Bei ihrem Juni-Meeting hat die Fed die US-Zinsraten um 0.25% erhöht und weitere Details darüber bekannt gegeben, wie sie ihre Bilanz von 4.5 Billionen US-Dollar abbauen möchte. Während der anschliessenden Pressekonferenz liess die Vorsitzende Janet Yellen verlauten, dass die Bilanzreduktion «relativ bald» initiiert werden würde. Daraus schliesst Schmidt, dass damit entweder das Juli- oder – wohl eher – das Septembermeeting gemeint ist. Yellen sagte ausserdem, der Prozess der Bilanzkürzung sei so unspektakulär, wie einer frisch gestrichenen Wand beim Trocknen zuzuschauen.
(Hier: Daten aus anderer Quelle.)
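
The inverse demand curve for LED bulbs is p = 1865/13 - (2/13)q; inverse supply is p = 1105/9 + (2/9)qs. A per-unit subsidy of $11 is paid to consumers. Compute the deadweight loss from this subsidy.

Deadweight loss = $160.875

Pre-subsidy: 1865/13 - (2/13)q = 1105/9 + (2/9)q gives q* = 55 and p* = 135.
With the rebate, buyers effectively pay pb = ps − 11, where ps is the price sellers receive.
On the curves, pb = 1865/13 - (2/13)q and ps = 1105/9 + (2/9)q; the wedge ps − pb = 11 gives 1105/9 + (2/9)q − (1865/13 - (2/13)q) = 11, so q' = 84.25.
Then pb = 1865/13 − (2/13)·84.25 = 130.5 and ps = 1105/9 + (2/9)·84.25 = 141.5.
The subsidy expands output by 84.25 − 55 = 29.25 past the efficient level; on those units the gap between marginal cost and willingness to pay runs from 0 up to 11.
DWL = ½ × 11 × 29.25 = 160.875.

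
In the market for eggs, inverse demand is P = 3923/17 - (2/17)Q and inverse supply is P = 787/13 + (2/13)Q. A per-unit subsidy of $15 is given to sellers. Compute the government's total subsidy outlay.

Government cost = $10233.75

Pre-subsidy: 3923/17 - (2/17)Q = 787/13 + (2/13)Q gives Q* = 627 and P* = 157.
With the subsidy, sellers receive Ps = Pb + 15 for each unit, where Pb is the price buyers pay.
On the curves, Pb = 3923/17 - (2/17)Q and Ps = 787/13 + (2/13)Q; the wedge Ps − Pb = 15 gives 787/13 + (2/13)Q − (3923/17 - (2/17)Q) = 15, so Q' = 682.25.
Then Pb = 3923/17 − (2/17)·682.25 = 150.5 and Ps = 787/13 + (2/13)·682.25 = 165.5.
Government outlay = subsidy × quantity = 15 × 682.25 = 10233.75.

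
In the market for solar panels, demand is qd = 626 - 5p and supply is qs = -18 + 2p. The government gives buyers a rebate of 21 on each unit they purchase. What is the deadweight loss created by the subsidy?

Pre-subsidy: 626 - 5p = -18 + 2p gives p* = 92, q* = 166.
With the rebate, buyers effectively pay pb = ps − 21, where ps is the price sellers receive.
Demand in terms of ps becomes qd = 626 − 5(ps − 21) = 731 - 5ps. Setting this equal to supply: 731 - 5ps = -18 + 2ps, so ps = 107.
Buyers pay pb = 107 − 21 = 86; q' = -18 + 2·107 = 196.
The subsidy expands output by 196 − 166 = 30 past the efficient level; on those units the gap between marginal cost and willingness to pay runs from 0 up to 21.
DWL = ½ × 21 × 30 = 315.

Deadweight loss = 315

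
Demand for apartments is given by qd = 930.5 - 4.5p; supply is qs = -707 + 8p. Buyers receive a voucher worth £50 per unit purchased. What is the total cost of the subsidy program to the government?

Government cost = £24250

Pre-subsidy: 930.5 - 4.5p = -707 + 8p gives p* = 131, q* = 341.
With the rebate, buyers effectively pay pb = ps − 50, where ps is the price sellers receive.
Demand in terms of ps becomes qd = 930.5 − 4.5(ps − 50) = 1155.5 - 4.5ps. Setting this equal to supply: 1155.5 - 4.5ps = -707 + 8ps, so ps = 149.
Buyers pay pb = 149 − 50 = 99; q' = -707 + 8·149 = 485.
Government outlay = subsidy × quantity = 50 × 485 = 24250.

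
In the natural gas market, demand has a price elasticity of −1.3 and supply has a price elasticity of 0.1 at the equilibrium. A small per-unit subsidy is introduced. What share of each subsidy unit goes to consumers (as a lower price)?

Consumer share = 1/14

For a small subsidy around the equilibrium, the benefit split depends on the relative slopes, which at a point are proportional to the elasticities.
Buyer share = εs/(εs + |εd|) = 0.1/(0.1 + 1.3) = 1/14; seller share = |εd|/(εs + |εd|) = 13/14.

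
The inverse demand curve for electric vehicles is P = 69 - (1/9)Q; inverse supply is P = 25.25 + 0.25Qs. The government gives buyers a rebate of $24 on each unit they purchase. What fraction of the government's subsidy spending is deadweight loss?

Pre-subsidy: 69 - (1/9)Q = 25.25 + 0.25Q gives Q* = 1575/13 and P* = 722/13.
With the rebate, buyers effectively pay Pb = Ps − 24, where Ps is the price sellers receive.
On the curves, Pb = 69 - (1/9)Q and Ps = 25.25 + 0.25Q; the wedge Ps − Pb = 24 gives 25.25 + 0.25Q − (69 - (1/9)Q) = 24, so Q' = 2439/13.
Then Pb = 69 − (1/9)·(2439/13) = 626/13 and Ps = 25.25 + 0.25·(2439/13) = 938/13.
ΔCS = ½(1575/13 + 2439/13)(722/13 − 626/13) = 192672/169; ΔPS = ½(1575/13 + 2439/13)(938/13 − 722/13) = 433512/169.
Government spending = 24 × 2439/13 = 58536/13.
DWL = ½ × 24 × (2439/13 − 1575/13) = 10368/13; fraction = (10368/13) / (58536/13) = 48/271.

DWL / government spending = 48/271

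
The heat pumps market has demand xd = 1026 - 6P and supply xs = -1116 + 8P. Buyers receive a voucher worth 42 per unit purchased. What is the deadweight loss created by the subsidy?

Pre-subsidy: 1026 - 6P = -1116 + 8P gives P* = 153, x* = 108.
With the rebate, buyers effectively pay Pb = Ps − 42, where Ps is the price sellers receive.
Demand in terms of Ps becomes xd = 1026 − 6(Ps − 42) = 1278 - 6Ps. Setting this equal to supply: 1278 - 6Ps = -1116 + 8Ps, so Ps = 171.
Buyers pay Pb = 171 − 42 = 129; x' = -1116 + 8·171 = 252.
The subsidy expands output by 252 − 108 = 144 past the efficient level; on those units the gap between marginal cost and willingness to pay runs from 0 up to 42.
DWL = ½ × 42 × 144 = 3024.

Deadweight loss = 3024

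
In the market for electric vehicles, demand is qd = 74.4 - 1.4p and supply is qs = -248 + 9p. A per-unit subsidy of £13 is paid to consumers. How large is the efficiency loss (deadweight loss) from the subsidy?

Deadweight loss = £102.375

Pre-subsidy: 74.4 - 1.4p = -248 + 9p gives p* = 31, q* = 31.
With the rebate, buyers effectively pay pb = ps − 13, where ps is the price sellers receive.
Demand in terms of ps becomes qd = 74.4 − 1.4(ps − 13) = 92.6 - 1.4ps. Setting this equal to supply: 92.6 - 1.4ps = -248 + 9ps, so ps = 32.75.
Buyers pay pb = 32.75 − 13 = 19.75; q' = -248 + 9·32.75 = 46.75.
The subsidy expands output by 46.75 − 31 = 15.75 past the efficient level; on those units the gap between marginal cost and willingness to pay runs from 0 up to 13.
DWL = ½ × 13 × 15.75 = 102.375.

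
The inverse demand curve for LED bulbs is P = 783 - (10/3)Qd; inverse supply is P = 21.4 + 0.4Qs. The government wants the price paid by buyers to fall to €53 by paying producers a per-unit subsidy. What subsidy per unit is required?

At a buyer price of 53, quantity demanded is 234.9 − 0.3·53 = 219.
Sellers supply 219 only when they receive Ps = 21.4 + 0.4·219 = 109.
s = Ps − Pb = 109 − 53 = 56.

Required subsidy s = €56 per unit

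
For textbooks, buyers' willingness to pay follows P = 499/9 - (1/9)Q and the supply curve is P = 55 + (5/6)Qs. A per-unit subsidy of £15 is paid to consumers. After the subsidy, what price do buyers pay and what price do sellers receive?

Pre-subsidy: 499/9 - (1/9)Q = 55 + (5/6)Q gives Q* = 8/17 and P* = 2825/51.
With the rebate, buyers effectively pay Pb = Ps − 15, where Ps is the price sellers receive.
On the curves, Pb = 499/9 - (1/9)Q and Ps = 55 + (5/6)Q; the wedge Ps − Pb = 15 gives 55 + (5/6)Q − (499/9 - (1/9)Q) = 15, so Q' = 278/17.
Then Pb = 499/9 − (1/9)·(278/17) = 2735/51 and Ps = 55 + (5/6)·(278/17) = 3500/51.

Buyers pay 2735/51; sellers receive 3500/51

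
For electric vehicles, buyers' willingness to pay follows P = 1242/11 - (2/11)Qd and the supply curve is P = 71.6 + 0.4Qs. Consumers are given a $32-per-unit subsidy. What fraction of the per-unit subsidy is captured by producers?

Pre-subsidy: 1242/11 - (2/11)Q = 71.6 + 0.4Q gives Q* = 71 and P* = 100.
With the rebate, buyers effectively pay Pb = Ps − 32, where Ps is the price sellers receive.
On the curves, Pb = 1242/11 - (2/11)Q and Ps = 71.6 + 0.4Q; the wedge Ps − Pb = 32 gives 71.6 + 0.4Q − (1242/11 - (2/11)Q) = 32, so Q' = 126.
Then Pb = 1242/11 − (2/11)·126 = 90 and Ps = 71.6 + 0.4·126 = 122.
Buyers' price falls by P* − Pb = 100 − 90 = 10; sellers' price rises by Ps − P* = 122 − 100 = 22.
So producers capture 22/32 = 0.6875 of each unit of subsidy.

Producer share = 0.6875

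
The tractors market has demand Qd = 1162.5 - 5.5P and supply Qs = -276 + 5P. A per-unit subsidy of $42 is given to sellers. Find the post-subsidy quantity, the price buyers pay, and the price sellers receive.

Pre-subsidy: 1162.5 - 5.5P = -276 + 5P gives P* = 137, Q* = 409.
With the subsidy, sellers receive Ps = Pb + 42 for each unit, where Pb is the price buyers pay.
Supply in terms of Pb becomes Qs = -276 + 5(Pb + 42) = -66 + 5Pb. Setting this equal to demand: 1162.5 - 5.5Pb = -66 + 5Pb, so Pb = 117.
Sellers receive Ps = 117 + 42 = 159; Q' = 1162.5 − 5.5·117 = 519.

Q' = 519; buyers pay $117; sellers receive $159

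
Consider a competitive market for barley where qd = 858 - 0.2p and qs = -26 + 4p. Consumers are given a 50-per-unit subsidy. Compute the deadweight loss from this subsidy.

Deadweight loss = 5000/21

Pre-subsidy: 858 - 0.2p = -26 + 4p gives p* = 4420/21, q* = 17134/21.
With the rebate, buyers effectively pay pb = ps − 50, where ps is the price sellers receive.
Demand in terms of ps becomes qd = 858 − 0.2(ps − 50) = 868 - 0.2ps. Setting this equal to supply: 868 - 0.2ps = -26 + 4ps, so ps = 1490/7.
Buyers pay pb = 1490/7 − 50 = 1140/7; q' = -26 + 4·(1490/7) = 5778/7.
The subsidy expands output by 5778/7 − 17134/21 = 200/21 past the efficient level; on those units the gap between marginal cost and willingness to pay runs from 0 up to 50.
DWL = ½ × 50 × 200/21 = 5000/21.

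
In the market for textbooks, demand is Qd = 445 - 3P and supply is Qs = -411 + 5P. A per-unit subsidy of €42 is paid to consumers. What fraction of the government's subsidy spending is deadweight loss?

DWL / government spending = 315/1622

Pre-subsidy: 445 - 3P = -411 + 5P gives P* = 107, Q* = 124.
With the rebate, buyers effectively pay Pb = Ps − 42, where Ps is the price sellers receive.
Demand in terms of Ps becomes Qd = 445 − 3(Ps − 42) = 571 - 3Ps. Setting this equal to supply: 571 - 3Ps = -411 + 5Ps, so Ps = 122.75.
Buyers pay Pb = 122.75 − 42 = 80.75; Q' = -411 + 5·122.75 = 202.75.
ΔCS = ½(124 + 202.75)(107 − 80.75) = 4288.59375; ΔPS = ½(124 + 202.75)(122.75 − 107) = 2573.15625.
Government spending = 42 × 202.75 = 8515.5.
DWL = ½ × 42 × (202.75 − 124) = 1653.75; fraction = 1653.75 / 8515.5 = 315/1622.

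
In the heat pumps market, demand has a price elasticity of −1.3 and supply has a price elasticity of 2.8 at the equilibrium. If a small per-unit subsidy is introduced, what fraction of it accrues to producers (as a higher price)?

Producer share = 13/41

For a small subsidy around the equilibrium, the benefit split depends on the relative slopes, which at a point are proportional to the elasticities.
Buyer share = εs/(εs + |εd|) = 2.8/(2.8 + 1.3) = 28/41; seller share = |εd|/(εs + |εd|) = 13/41.
So producers capture 13/41 of the subsidy.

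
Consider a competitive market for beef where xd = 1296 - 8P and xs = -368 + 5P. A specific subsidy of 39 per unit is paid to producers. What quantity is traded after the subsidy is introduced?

Pre-subsidy: 1296 - 8P = -368 + 5P gives P* = 128, x* = 272.
With the subsidy, sellers receive Ps = Pb + 39 for each unit, where Pb is the price buyers pay.
Supply in terms of Pb becomes xs = -368 + 5(Pb + 39) = -173 + 5Pb. Setting this equal to demand: 1296 - 8Pb = -173 + 5Pb, so Pb = 113.
Sellers receive Ps = 113 + 39 = 152; x' = 1296 − 8·113 = 392.

x' = 392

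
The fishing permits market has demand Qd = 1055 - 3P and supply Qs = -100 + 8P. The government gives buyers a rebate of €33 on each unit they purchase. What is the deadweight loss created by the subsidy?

Deadweight loss = €1188

Pre-subsidy: 1055 - 3P = -100 + 8P gives P* = 105, Q* = 740.
With the rebate, buyers effectively pay Pb = Ps − 33, where Ps is the price sellers receive.
Demand in terms of Ps becomes Qd = 1055 − 3(Ps − 33) = 1154 - 3Ps. Setting this equal to supply: 1154 - 3Ps = -100 + 8Ps, so Ps = 114.
Buyers pay Pb = 114 − 33 = 81; Q' = -100 + 8·114 = 812.
The subsidy expands output by 812 − 740 = 72 past the efficient level; on those units the gap between marginal cost and willingness to pay runs from 0 up to 33.
DWL = ½ × 33 × 72 = 1188.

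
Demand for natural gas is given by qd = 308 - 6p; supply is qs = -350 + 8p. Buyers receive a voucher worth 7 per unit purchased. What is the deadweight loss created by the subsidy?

Deadweight loss = 84

Pre-subsidy: 308 - 6p = -350 + 8p gives p* = 47, q* = 26.
With the rebate, buyers effectively pay pb = ps − 7, where ps is the price sellers receive.
Demand in terms of ps becomes qd = 308 − 6(ps − 7) = 350 - 6ps. Setting this equal to supply: 350 - 6ps = -350 + 8ps, so ps = 50.
Buyers pay pb = 50 − 7 = 43; q' = -350 + 8·50 = 50.
The subsidy expands output by 50 − 26 = 24 past the efficient level; on those units the gap between marginal cost and willingness to pay runs from 0 up to 7.
DWL = ½ × 7 × 24 = 84.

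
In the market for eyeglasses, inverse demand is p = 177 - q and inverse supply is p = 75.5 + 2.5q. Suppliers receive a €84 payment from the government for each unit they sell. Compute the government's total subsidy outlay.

Government cost = €4452

Pre-subsidy: 177 - q = 75.5 + 2.5q gives q* = 29 and p* = 148.
With the subsidy, sellers receive ps = pb + 84 for each unit, where pb is the price buyers pay.
On the curves, pb = 177 - q and ps = 75.5 + 2.5q; the wedge ps − pb = 84 gives 75.5 + 2.5q − (177 - q) = 84, so q' = 53.
Then pb = 177 − 1·53 = 124 and ps = 75.5 + 2.5·53 = 208.
Government outlay = subsidy × quantity = 84 × 53 = 4452.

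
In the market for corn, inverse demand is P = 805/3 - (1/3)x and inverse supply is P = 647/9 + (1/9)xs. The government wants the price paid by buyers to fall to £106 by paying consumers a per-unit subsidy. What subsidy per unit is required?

Required subsidy s = £20 per unit

At a buyer price of 106, quantity demanded is 805 − 3·106 = 487.
Sellers supply 487 only when they receive Ps = 647/9 + (1/9)·487 = 126.
s = Ps − Pb = 126 − 106 = 20.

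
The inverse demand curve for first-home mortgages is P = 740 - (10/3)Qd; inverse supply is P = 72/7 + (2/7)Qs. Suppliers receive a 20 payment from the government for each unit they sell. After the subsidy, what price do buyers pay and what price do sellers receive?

Pre-subsidy: 740 - (10/3)Q = 72/7 + (2/7)Q gives Q* = 3831/19 and P* = 1290/19.
With the subsidy, sellers receive Ps = Pb + 20 for each unit, where Pb is the price buyers pay.
On the curves, Pb = 740 - (10/3)Q and Ps = 72/7 + (2/7)Q; the wedge Ps − Pb = 20 gives 72/7 + (2/7)Q − (740 - (10/3)Q) = 20, so Q' = 3936/19.
Then Pb = 740 − (10/3)·(3936/19) = 940/19 and Ps = 72/7 + (2/7)·(3936/19) = 1320/19.

Buyers pay 940/19; sellers receive 1320/19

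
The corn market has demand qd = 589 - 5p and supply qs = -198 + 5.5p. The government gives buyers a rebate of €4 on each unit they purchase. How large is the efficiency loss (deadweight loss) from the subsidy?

Deadweight loss = 440/21

Pre-subsidy: 589 - 5p = -198 + 5.5p gives p* = 1574/21, q* = 4499/21.
With the rebate, buyers effectively pay pb = ps − 4, where ps is the price sellers receive.
Demand in terms of ps becomes qd = 589 − 5(ps − 4) = 609 - 5ps. Setting this equal to supply: 609 - 5ps = -198 + 5.5ps, so ps = 538/7.
Buyers pay pb = 538/7 − 4 = 510/7; q' = -198 + 5.5·(538/7) = 1573/7.
The subsidy expands output by 1573/7 − 4499/21 = 220/21 past the efficient level; on those units the gap between marginal cost and willingness to pay runs from 0 up to 4.
DWL = ½ × 4 × 220/21 = 440/21.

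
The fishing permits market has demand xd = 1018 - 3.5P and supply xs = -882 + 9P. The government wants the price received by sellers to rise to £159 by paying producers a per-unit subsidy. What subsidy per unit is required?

At a seller price of 159, quantity supplied is -882 + 9·159 = 549.
Buyers absorb 549 only when they pay Pb with 1018 − 3.5·Pb = 549, i.e. Pb = 134.
s = Ps − Pb = 159 − 134 = 25.

Required subsidy s = £25 per unit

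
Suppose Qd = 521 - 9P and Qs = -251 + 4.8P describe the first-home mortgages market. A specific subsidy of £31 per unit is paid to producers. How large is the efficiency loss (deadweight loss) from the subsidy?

Deadweight loss = 34596/23

Pre-subsidy: 521 - 9P = -251 + 4.8P gives P* = 3860/69, Q* = 403/23.
With the subsidy, sellers receive Ps = Pb + 31 for each unit, where Pb is the price buyers pay.
Supply in terms of Pb becomes Qs = -251 + 4.8(Pb + 31) = -102.2 + 4.8Pb. Setting this equal to demand: 521 - 9Pb = -102.2 + 4.8Pb, so Pb = 3116/69.
Sellers receive Ps = 3116/69 + 31 = 5255/69; Q' = 521 − 9·(3116/69) = 2635/23.
The subsidy expands output by 2635/23 − 403/23 = 2232/23 past the efficient level; on those units the gap between marginal cost and willingness to pay runs from 0 up to 31.
DWL = ½ × 31 × 2232/23 = 34596/23.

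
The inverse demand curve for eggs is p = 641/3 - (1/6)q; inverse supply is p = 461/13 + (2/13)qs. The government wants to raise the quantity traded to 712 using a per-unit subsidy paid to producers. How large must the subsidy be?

Required subsidy s = 50 per unit

At q = 712, from the demand curve buyers pay pb = 641/3 − (1/6)·712 = 95; from the supply curve sellers need ps = 461/13 + (2/13)·712 = 145.
The subsidy must fill the gap: s = ps − pb = 145 − 95 = 50.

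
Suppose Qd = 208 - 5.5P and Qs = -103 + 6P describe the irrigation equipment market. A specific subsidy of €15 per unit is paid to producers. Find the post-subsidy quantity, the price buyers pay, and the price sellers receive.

Q' = 2353/23; buyers pay 442/23; sellers receive 787/23

Pre-subsidy: 208 - 5.5P = -103 + 6P gives P* = 622/23, Q* = 1363/23.
With the subsidy, sellers receive Ps = Pb + 15 for each unit, where Pb is the price buyers pay.
Supply in terms of Pb becomes Qs = -103 + 6(Pb + 15) = -13 + 6Pb. Setting this equal to demand: 208 - 5.5Pb = -13 + 6Pb, so Pb = 442/23.
Sellers receive Ps = 442/23 + 15 = 787/23; Q' = 208 − 5.5·(442/23) = 2353/23.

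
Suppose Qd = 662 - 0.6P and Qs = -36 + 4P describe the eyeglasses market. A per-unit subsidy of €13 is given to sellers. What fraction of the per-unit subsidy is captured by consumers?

Pre-subsidy: 662 - 0.6P = -36 + 4P gives P* = 3490/23, Q* = 13132/23.
With the subsidy, sellers receive Ps = Pb + 13 for each unit, where Pb is the price buyers pay.
Supply in terms of Pb becomes Qs = -36 + 4(Pb + 13) = 16 + 4Pb. Setting this equal to demand: 662 - 0.6Pb = 16 + 4Pb, so Pb = 3230/23.
Sellers receive Ps = 3230/23 + 13 = 3529/23; Q' = 662 − 0.6·(3230/23) = 13288/23.
Buyers' price falls by P* − Pb = 3490/23 − 3230/23 = 260/23; sellers' price rises by Ps − P* = 3529/23 − 3490/23 = 39/23.
So consumers capture (260/23)/13 = 20/23 of each unit of subsidy.

Consumer share = 20/23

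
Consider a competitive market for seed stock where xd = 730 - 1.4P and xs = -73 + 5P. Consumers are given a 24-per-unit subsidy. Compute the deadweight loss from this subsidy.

Deadweight loss = 315

Pre-subsidy: 730 - 1.4P = -73 + 5P gives P* = 125.46875, x* = 554.34375.
With the rebate, buyers effectively pay Pb = Ps − 24, where Ps is the price sellers receive.
Demand in terms of Ps becomes xd = 730 − 1.4(Ps − 24) = 763.6 - 1.4Ps. Setting this equal to supply: 763.6 - 1.4Ps = -73 + 5Ps, so Ps = 130.71875.
Buyers pay Pb = 130.71875 − 24 = 106.71875; x' = -73 + 5·130.71875 = 580.59375.
The subsidy expands output by 580.59375 − 554.34375 = 26.25 past the efficient level; on those units the gap between marginal cost and willingness to pay runs from 0 up to 24.
DWL = ½ × 24 × 26.25 = 315.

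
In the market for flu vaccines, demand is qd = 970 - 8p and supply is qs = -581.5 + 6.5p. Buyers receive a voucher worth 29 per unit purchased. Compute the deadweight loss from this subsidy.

Deadweight loss = 1508

Pre-subsidy: 970 - 8p = -581.5 + 6.5p gives p* = 107, q* = 114.
With the rebate, buyers effectively pay pb = ps − 29, where ps is the price sellers receive.
Demand in terms of ps becomes qd = 970 − 8(ps − 29) = 1202 - 8ps. Setting this equal to supply: 1202 - 8ps = -581.5 + 6.5ps, so ps = 123.
Buyers pay pb = 123 − 29 = 94; q' = -581.5 + 6.5·123 = 218.
The subsidy expands output by 218 − 114 = 104 past the efficient level; on those units the gap between marginal cost and willingness to pay runs from 0 up to 29.
DWL = ½ × 29 × 104 = 1508.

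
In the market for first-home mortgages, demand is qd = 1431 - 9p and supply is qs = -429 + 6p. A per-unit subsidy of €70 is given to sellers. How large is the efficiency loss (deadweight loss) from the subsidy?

Deadweight loss = €8820

Pre-subsidy: 1431 - 9p = -429 + 6p gives p* = 124, q* = 315.
With the subsidy, sellers receive ps = pb + 70 for each unit, where pb is the price buyers pay.
Supply in terms of pb becomes qs = -429 + 6(pb + 70) = -9 + 6pb. Setting this equal to demand: 1431 - 9pb = -9 + 6pb, so pb = 96.
Sellers receive ps = 96 + 70 = 166; q' = 1431 − 9·96 = 567.
The subsidy expands output by 567 − 315 = 252 past the efficient level; on those units the gap between marginal cost and willingness to pay runs from 0 up to 70.
DWL = ½ × 70 × 252 = 8820.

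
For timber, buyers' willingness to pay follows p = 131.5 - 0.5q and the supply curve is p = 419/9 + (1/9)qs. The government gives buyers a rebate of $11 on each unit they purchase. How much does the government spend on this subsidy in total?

Pre-subsidy: 131.5 - 0.5q = 419/9 + (1/9)q gives q* = 139 and p* = 62.
With the rebate, buyers effectively pay pb = ps − 11, where ps is the price sellers receive.
On the curves, pb = 131.5 - 0.5q and ps = 419/9 + (1/9)q; the wedge ps − pb = 11 gives 419/9 + (1/9)q − (131.5 - 0.5q) = 11, so q' = 157.
Then pb = 131.5 − 0.5·157 = 53 and ps = 419/9 + (1/9)·157 = 64.
Government outlay = subsidy × quantity = 11 × 157 = 1727.

Government cost = $1727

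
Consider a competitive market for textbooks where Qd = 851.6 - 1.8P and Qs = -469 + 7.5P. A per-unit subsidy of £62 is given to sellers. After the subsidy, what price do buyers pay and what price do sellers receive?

Pre-subsidy: 851.6 - 1.8P = -469 + 7.5P gives P* = 142, Q* = 596.
With the subsidy, sellers receive Ps = Pb + 62 for each unit, where Pb is the price buyers pay.
Supply in terms of Pb becomes Qs = -469 + 7.5(Pb + 62) = -4 + 7.5Pb. Setting this equal to demand: 851.6 - 1.8Pb = -4 + 7.5Pb, so Pb = 92.
Sellers receive Ps = 92 + 62 = 154; Q' = 851.6 − 1.8·92 = 686.

Buyers pay £92; sellers receive £154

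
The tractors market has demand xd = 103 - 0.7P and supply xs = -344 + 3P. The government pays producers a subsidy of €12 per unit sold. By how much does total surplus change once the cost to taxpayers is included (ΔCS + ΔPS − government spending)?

Net change in total surplus = -1512/37

Pre-subsidy: 103 - 0.7P = -344 + 3P gives P* = 4470/37, x* = 682/37.
With the subsidy, sellers receive Ps = Pb + 12 for each unit, where Pb is the price buyers pay.
Supply in terms of Pb becomes xs = -344 + 3(Pb + 12) = -308 + 3Pb. Setting this equal to demand: 103 - 0.7Pb = -308 + 3Pb, so Pb = 4110/37.
Sellers receive Ps = 4110/37 + 12 = 4554/37; x' = 103 − 0.7·(4110/37) = 934/37.
ΔCS = ½(682/37 + 934/37)(4470/37 − 4110/37) = 290880/1369; ΔPS = ½(682/37 + 934/37)(4554/37 − 4470/37) = 67872/1369.
Government spending = 12 × 934/37 = 11208/37.
Net change = 290880/1369 + 67872/1369 − 11208/37 = -1512/37. The loss equals the DWL triangle ½·12·252/37.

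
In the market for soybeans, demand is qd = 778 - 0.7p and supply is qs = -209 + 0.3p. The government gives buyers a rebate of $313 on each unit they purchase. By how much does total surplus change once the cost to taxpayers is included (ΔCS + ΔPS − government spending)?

Pre-subsidy: 778 - 0.7p = -209 + 0.3p gives p* = 987, q* = 87.1.
With the rebate, buyers effectively pay pb = ps − 313, where ps is the price sellers receive.
Demand in terms of ps becomes qd = 778 − 0.7(ps − 313) = 997.1 - 0.7ps. Setting this equal to supply: 997.1 - 0.7ps = -209 + 0.3ps, so ps = 1206.1.
Buyers pay pb = 1206.1 − 313 = 893.1; q' = -209 + 0.3·1206.1 = 152.83.
ΔCS = ½(87.1 + 152.83)(987 − 893.1) = 11264.7135; ΔPS = ½(87.1 + 152.83)(1206.1 − 987) = 26284.3315.
Government spending = 313 × 152.83 = 47835.79.
Net change = 11264.7135 + 26284.3315 − 47835.79 = -10286.745. The loss equals the DWL triangle ½·313·65.73.

Net change in total surplus = -$10286.745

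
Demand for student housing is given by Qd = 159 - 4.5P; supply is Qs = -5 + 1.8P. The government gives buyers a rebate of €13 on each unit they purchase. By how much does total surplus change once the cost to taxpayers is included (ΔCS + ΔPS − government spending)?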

Zumindest zu Beginn hat sie vielleicht Recht, da mit einer anfänglich graduellen Kürzung zu rechnen ist. Unter Berücksichtigung der überschüssigen Liquidität im System glaubt Nikolaj Schmidt, dass die Fed sie ohne viel Schaden anzurichten einführen kann. Danach jedoch seien wir zum Wandel gezwungen: von einer Welt, in der die Cash-Bestände mittels quantitative Easing in Europa und Japan um USD 500 Milliarden pro Quartal wachsen hin zu einer Welt, in der sie unverändert bleiben. Und genau hier werden die Dinge anspruchsvoll.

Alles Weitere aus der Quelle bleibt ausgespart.